Duty to Defend in the Context of Sexual Abuse Allegations
Southside Muay Thai Academy Corp. v Aviva Insurance Company of Canada, 2020 ONCA 385
In a sequence of events which is unfortunately no longer unfamiliar, an instructor in a position of authority sexually assaulted a minor who was, at the time of the assault, a student. The instructor was convicted. The victim also commenced a civil claim against the instructor’s organization, Southside Muay Thai Academy Corp., alleging a failure to supervise the instructor. The Academy’s insurer, Aviva, denied coverage on the basis of a sexual abuse exclusion clause in the Academy’s policy of insurance. This clause excluded from coverage any claim which arose directly or indirectly from an act of sexual abuse.
The Academy commenced an application, seeking a defence from Aviva. The application judge found that the claim fell within the policy exclusion, but that Aviva nonetheless had a duty to defend the Academy, as the language of the statement of claim – “was negligent in its failure to supervise the Plaintiff, ensure she was safe while on their premises and under their care and control” – raised the possibility of the Academy being liable for breaching a duty of care in situations not arising directly or indirectly from the alleged abuse. In reaching this conclusion and in interpreting the policy, the application judge applied the principle of contra proferentem in interpreting coverage broadly and exclusion clauses narrowly.

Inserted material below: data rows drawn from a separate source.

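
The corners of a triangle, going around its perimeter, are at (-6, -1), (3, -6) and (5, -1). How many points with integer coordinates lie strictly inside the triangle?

Using the shoelace formula, 2A = |((-6)·(-6) − 3·(-1)) + (3·(-1) − 5·(-6)) + (5·(-1) − (-6)·(-1))| = 55, so the area is 27.5.
The number of boundary lattice points is Σ gcd(|Δx|,|Δy|) = gcd(9,5) + gcd(2,5) + gcd(11,0) = 1+1+11 = 13.
By Pick's theorem A = I + B/2 − 1, so I = 27.5 − 13/2 + 1 = 22.

22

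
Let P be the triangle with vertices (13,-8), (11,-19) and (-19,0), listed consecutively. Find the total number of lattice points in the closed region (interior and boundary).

Using the shoelace formula, 2A = |[13·(-19) − 11·(-8)] + [11·0 − (-19)·(-19)] + [(-19)·(-8) − 13·0]| = 368, so the area is 184.
Along each edge there are gcd(|Δx|,|Δy|)+1 lattice points, so counting each shared vertex once the boundary has gcd(2,11) + gcd(30,19) + gcd(32,8) = 1+1+8 = 10.
Pick's theorem gives I = A − B/2 + 1 = 184 − 10/2 + 1 = 180, so the closed region contains I + B = 180 + 10 = 190 lattice points.

190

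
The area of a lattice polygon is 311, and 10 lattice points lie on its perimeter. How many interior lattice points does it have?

Pick's theorem A = I + B/2 − 1 rearranges to I = A − B/2 + 1 = 311 − 10/2 + 1 = 307.

307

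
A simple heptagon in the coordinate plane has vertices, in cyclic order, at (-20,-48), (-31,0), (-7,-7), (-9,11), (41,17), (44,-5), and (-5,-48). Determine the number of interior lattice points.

By the shoelace formula, twice the signed area is |((-20)·0 − (-31)·(-48)) + ((-31)·(-7) − (-7)·0) + ((-7)·11 − (-9)·(-7)) + ((-9)·17 − 41·11) + (41·(-5) − 44·17) + (44·(-48) − (-5)·(-5)) + ((-5)·(-48) − (-20)·(-48))| = 5825, so the area is 5825/2.
The number of boundary lattice points is Σ gcd(|Δx|,|Δy|) = gcd(11,48) + gcd(24,7) + gcd(2,18) + gcd(50,6) + gcd(3,22) + gcd(49,43) + gcd(15,0) = 1+1+2+2+1+1+15 = 23.
Pick's theorem gives I = A − B/2 + 1 = 5825/2 − 23/2 + 1 = 2902.

2902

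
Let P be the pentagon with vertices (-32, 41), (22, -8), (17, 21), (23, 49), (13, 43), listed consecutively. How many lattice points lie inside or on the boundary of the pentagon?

1286

By the shoelace formula, twice the signed area is |[(-32)·(-8) − 22·41] + [22·21 − 17·(-8)] + [17·49 − 23·21] + [23·43 − 13·49] + [13·41 − (-32)·43]| = 2563, so the area is 1281.5.
Summing gcd(|Δx|,|Δy|) over the edges gives the boundary count: gcd(54,49) + gcd(5,29) + gcd(6,28) + gcd(10,6) + gcd(45,2) = 1+1+2+2+1 = 7.
Pick's theorem gives I = A − B/2 + 1 = 1281.5 − 7/2 + 1 = 1279, so the closed region contains I + B = 1279 + 7 = 1286 lattice points.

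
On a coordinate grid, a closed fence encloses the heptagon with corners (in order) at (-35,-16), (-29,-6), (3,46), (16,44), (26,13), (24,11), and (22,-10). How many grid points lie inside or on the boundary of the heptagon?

2168

By the shoelace formula, twice the signed area is |[(-35)·(-6) − (-29)·(-16)] + [(-29)·46 − 3·(-6)] + [3·44 − 16·46] + [16·13 − 26·44] + [26·11 − 24·13] + [24·(-10) − 22·11] + [22·(-16) − (-35)·(-10)]| = 4320, so the area is 2160.
Summing gcd(|Δx|,|Δy|) over the edges gives the boundary count: gcd(6,10) + gcd(32,52) + gcd(13,2) + gcd(10,31) + gcd(2,2) + gcd(2,21) + gcd(57,6) = 2+4+1+1+2+1+3 = 14.
Pick's theorem gives I = A − B/2 + 1 = 2160 − 14/2 + 1 = 2154, so the closed region contains I + B = 2154 + 14 = 2168 lattice points.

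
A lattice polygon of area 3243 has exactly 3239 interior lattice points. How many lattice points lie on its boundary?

10

Pick's theorem gives A = I + B/2 − 1, so B = 2(A − I + 1) = 2(3243 − 3239 + 1) = 10.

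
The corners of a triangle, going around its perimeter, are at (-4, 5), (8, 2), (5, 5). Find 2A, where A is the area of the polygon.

By the shoelace formula, twice the signed area is |[(-4)·2 − 8·5] + [8·5 − 5·2] + [5·5 − (-4)·5]| = 27, so the area is 13.5.

27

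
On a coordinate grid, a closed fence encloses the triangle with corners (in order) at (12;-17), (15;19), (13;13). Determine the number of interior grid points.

25

Using the shoelace formula, 2A = |(12·19 − 15·(-17)) + (15·13 − 13·19) + (13·(-17) − 12·13)| = 54, so the area is 27.
Along each edge there are gcd(|Δx|,|Δy|)+1 lattice points, so counting each shared vertex once the boundary has gcd(3,36) + gcd(2,6) + gcd(1,30) = 3+2+1 = 6.
Pick's theorem gives I = A − B/2 + 1 = 27 − 6/2 + 1 = 25.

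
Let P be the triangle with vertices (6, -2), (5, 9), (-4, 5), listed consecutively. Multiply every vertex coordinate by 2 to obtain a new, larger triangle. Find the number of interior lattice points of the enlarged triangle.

204

Using the shoelace formula, 2A = |(6·9 − 5·(-2)) + (5·5 − (-4)·9) + ((-4)·(-2) − 6·5)| = 103, so the area is 51.5.
Along each edge there are gcd(|Δx|,|Δy|)+1 lattice points, so counting each shared vertex once the boundary has gcd(1,11) + gcd(9,4) + gcd(10,7) = 1+1+1 = 3.
Scaling by 2 multiplies the area by 2² = 4 (so the new area is 206) and multiplies the boundary lattice-point count by 2, giving 6.
By Pick's theorem, the interior count of the dilated polygon is 206 − 6/2 + 1 = 204.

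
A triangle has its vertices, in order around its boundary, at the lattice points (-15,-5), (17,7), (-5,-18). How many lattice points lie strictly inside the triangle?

266

The shoelace formula gives twice the area as |[(-15)·7 − 17·(-5)] + [17·(-18) − (-5)·7] + [(-5)·(-5) − (-15)·(-18)]| = 536, so the area is 268.
Along each edge there are gcd(|Δx|,|Δy|)+1 lattice points, so counting each shared vertex once the boundary has gcd(32,12) + gcd(22,25) + gcd(10,13) = 4+1+1 = 6.
Pick's theorem gives I = A − B/2 + 1 = 268 − 6/2 + 1 = 266.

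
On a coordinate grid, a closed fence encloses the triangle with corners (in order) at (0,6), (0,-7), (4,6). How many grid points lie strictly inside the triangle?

The shoelace formula gives twice the area as |[0·(-7) − 0·6] + [0·6 − 4·(-7)] + [4·6 − 0·6]| = 52, so the area is 26.
The number of boundary lattice points is Σ gcd(|Δx|,|Δy|) = gcd(0,13) + gcd(4,13) + gcd(4,0) = 13+1+4 = 18.
By Pick's theorem A = I + B/2 − 1, so I = 26 − 18/2 + 1 = 18.

18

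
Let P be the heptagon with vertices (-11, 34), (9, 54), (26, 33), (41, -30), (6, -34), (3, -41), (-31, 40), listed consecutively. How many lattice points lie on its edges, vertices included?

29

Summing gcd(|Δx|,|Δy|) over the edges gives the boundary count: gcd(20,20) + gcd(17,21) + gcd(15,63) + gcd(35,4) + gcd(3,7) + gcd(34,81) + gcd(20,6) = 20+1+3+1+1+1+2 = 29.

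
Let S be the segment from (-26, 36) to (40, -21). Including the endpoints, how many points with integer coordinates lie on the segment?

The number of lattice points on a segment between lattice points is gcd(|Δx|,|Δy|) + 1 = gcd(66,57) + 1 = 3 + 1 = 4.

4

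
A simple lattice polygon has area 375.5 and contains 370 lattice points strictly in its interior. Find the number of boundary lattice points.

Pick's theorem gives A = I + B/2 − 1, so B = 2(A − I + 1) = 2(375.5 − 370 + 1) = 13.

13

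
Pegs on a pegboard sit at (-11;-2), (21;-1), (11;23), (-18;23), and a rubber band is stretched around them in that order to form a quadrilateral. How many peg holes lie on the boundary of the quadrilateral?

33

The number of boundary lattice points is Σ gcd(|Δx|,|Δy|) = gcd(32,1) + gcd(10,24) + gcd(29,0) + gcd(7,25) = 1+2+29+1 = 33.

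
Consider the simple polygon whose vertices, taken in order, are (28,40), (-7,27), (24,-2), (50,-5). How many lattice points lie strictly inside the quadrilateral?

1260

By the shoelace formula, twice the signed area is |(28·27 − (-7)·40) + ((-7)·(-2) − 24·27) + (24·(-5) − 50·(-2)) + (50·40 − 28·(-5))| = 2522, so the area is 1261.
Along each edge there are gcd(|Δx|,|Δy|)+1 lattice points, so counting each shared vertex once the boundary has gcd(35,13) + gcd(31,29) + gcd(26,3) + gcd(22,45) = 1+1+1+1 = 4.
By Pick's theorem A = I + B/2 − 1, so I = 1261 − 4/2 + 1 = 1260.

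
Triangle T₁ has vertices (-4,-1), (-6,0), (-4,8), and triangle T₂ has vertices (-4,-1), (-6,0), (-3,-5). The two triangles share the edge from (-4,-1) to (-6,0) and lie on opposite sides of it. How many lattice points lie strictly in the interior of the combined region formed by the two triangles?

The union is the simple quadrilateral with vertices (-4,-1), (-4,8), (-6,0), (-3,-5) in order.
By the shoelace formula, twice the signed area is |((-4)·8 − (-4)·(-1)) + ((-4)·0 − (-6)·8) + ((-6)·(-5) − (-3)·0) + ((-3)·(-1) − (-4)·(-5))| = 25, so the area is 25/2.
Summing gcd(|Δx|,|Δy|) over the edges gives the boundary count: gcd(0,9) + gcd(2,8) + gcd(3,5) + gcd(1,4) = 9+2+1+1 = 13.
By Pick's theorem I = A − B/2 + 1 = 25/2 − 13/2 + 1 = 7.

7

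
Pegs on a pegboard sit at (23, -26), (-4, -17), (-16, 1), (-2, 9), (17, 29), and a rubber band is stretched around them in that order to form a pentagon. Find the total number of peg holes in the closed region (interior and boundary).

1127

Using the shoelace formula, 2A = |(23·(-17) − (-4)·(-26)) + ((-4)·1 − (-16)·(-17)) + ((-16)·9 − (-2)·1) + ((-2)·29 − 17·9) + (17·(-26) − 23·29)| = 2233, so the area is 2233/2.
The number of boundary lattice points is Σ gcd(|Δx|,|Δy|) = gcd(27,9) + gcd(12,18) + gcd(14,8) + gcd(19,20) + gcd(6,55) = 9+6+2+1+1 = 19.
Pick's theorem gives I = A − B/2 + 1 = 2233/2 − 19/2 + 1 = 1108, so the closed region contains I + B = 1108 + 19 = 1127 lattice points.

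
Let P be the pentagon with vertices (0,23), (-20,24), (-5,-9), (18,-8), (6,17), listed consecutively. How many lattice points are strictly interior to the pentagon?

The shoelace formula gives twice the area as |[0·24 − (-20)·23] + [(-20)·(-9) − (-5)·24] + [(-5)·(-8) − 18·(-9)] + [18·17 − 6·(-8)] + [6·23 − 0·17]| = 1454, so the area is 727.
Along each edge there are gcd(|Δx|,|Δy|)+1 lattice points, so counting each shared vertex once the boundary has gcd(20,1) + gcd(15,33) + gcd(23,1) + gcd(12,25) + gcd(6,6) = 1+3+1+1+6 = 12.
Pick's theorem gives I = A − B/2 + 1 = 727 − 12/2 + 1 = 722.

722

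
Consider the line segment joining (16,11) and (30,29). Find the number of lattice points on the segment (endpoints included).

The number of lattice points on a segment between lattice points is gcd(|Δx|,|Δy|) + 1 = gcd(14,18) + 1 = 2 + 1 = 3.

3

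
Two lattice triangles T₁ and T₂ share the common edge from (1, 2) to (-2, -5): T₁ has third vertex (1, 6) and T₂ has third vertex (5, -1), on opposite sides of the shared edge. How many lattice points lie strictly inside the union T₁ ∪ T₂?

22

The union is the simple quadrilateral with vertices (1, 2), (1, 6), (-2, -5), (5, -1) in order.
By the shoelace formula, twice the signed area is |[1·6 − 1·2] + [1·(-5) − (-2)·6] + [(-2)·(-1) − 5·(-5)] + [5·2 − 1·(-1)]| = 49, so the area is 24.5.
Along each edge there are gcd(|Δx|,|Δy|)+1 lattice points, so counting each shared vertex once the boundary has gcd(0,4) + gcd(3,11) + gcd(7,4) + gcd(4,3) = 4+1+1+1 = 7.
By Pick's theorem I = A − B/2 + 1 = 24.5 − 7/2 + 1 = 22.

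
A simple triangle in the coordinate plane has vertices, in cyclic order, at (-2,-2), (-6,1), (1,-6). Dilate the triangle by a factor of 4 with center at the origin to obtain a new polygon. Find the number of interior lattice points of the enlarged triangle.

39

By the shoelace formula, twice the signed area is |((-2)·1 − (-6)·(-2)) + ((-6)·(-6) − 1·1) + (1·(-2) − (-2)·(-6))| = 7, so the area is 7/2.
The number of boundary lattice points is Σ gcd(|Δx|,|Δy|) = gcd(4,3) + gcd(7,7) + gcd(3,4) = 1+7+1 = 9.
Scaling by 4 multiplies the area by 4² = 16 (so the new area is 56) and multiplies the boundary lattice-point count by 4, giving 36.
By Pick's theorem, the interior count of the dilated polygon is 56 − 36/2 + 1 = 39.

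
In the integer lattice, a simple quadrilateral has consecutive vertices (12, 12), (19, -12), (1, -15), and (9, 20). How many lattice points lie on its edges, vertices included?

6

Summing gcd(|Δx|,|Δy|) over the edges gives the boundary count: gcd(7,24) + gcd(18,3) + gcd(8,35) + gcd(3,8) = 1+3+1+1 = 6.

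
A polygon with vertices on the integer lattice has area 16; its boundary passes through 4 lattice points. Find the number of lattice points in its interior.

15

From Pick's theorem, I = A − B/2 + 1 = 16 − 4/2 + 1 = 15.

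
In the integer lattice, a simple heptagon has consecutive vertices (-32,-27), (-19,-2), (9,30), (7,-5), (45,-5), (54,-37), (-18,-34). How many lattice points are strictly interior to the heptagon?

2756

By the shoelace formula, twice the signed area is |[(-32)·(-2) − (-19)·(-27)] + [(-19)·30 − 9·(-2)] + [9·(-5) − 7·30] + [7·(-5) − 45·(-5)] + [45·(-37) − 54·(-5)] + [54·(-34) − (-18)·(-37)] + [(-18)·(-27) − (-32)·(-34)]| = 5565, so the area is 5565/2.
Summing gcd(|Δx|,|Δy|) over the edges gives the boundary count: gcd(13,25) + gcd(28,32) + gcd(2,35) + gcd(38,0) + gcd(9,32) + gcd(72,3) + gcd(14,7) = 1+4+1+38+1+3+7 = 55.
By Pick's theorem A = I + B/2 − 1, so I = 5565/2 − 55/2 + 1 = 2756.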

Aviva successfully appealed the application judge’s decision. The Court of Appeal found that the allegations in the statement of claim related to a single instance of sexual assault and that the subject matter of the action was sexual abuse. The damages claimed in the statement of claim all arose from the sexual assault. While the Court of Appeal agreed that coverage is to be interpreted broadly and exclusion clauses narrowly, there was no claim for damages resulting from the Academy’s negligence other than in the single instance of sexual assault. As such, the Court of Appeal concluded that the claim fell within the policy exclusion and Aviva had no duty to defend the Academy.
Takeaway for insurers
Insurers can breathe a sigh of relief now that the application judge’s decision has been successfully appealed. An upholding of the application judge’s decision would have upset a long line of cases dealing with an insurer’s duty to defend and would likely have resulted in insurers needing to revisit their policy wording.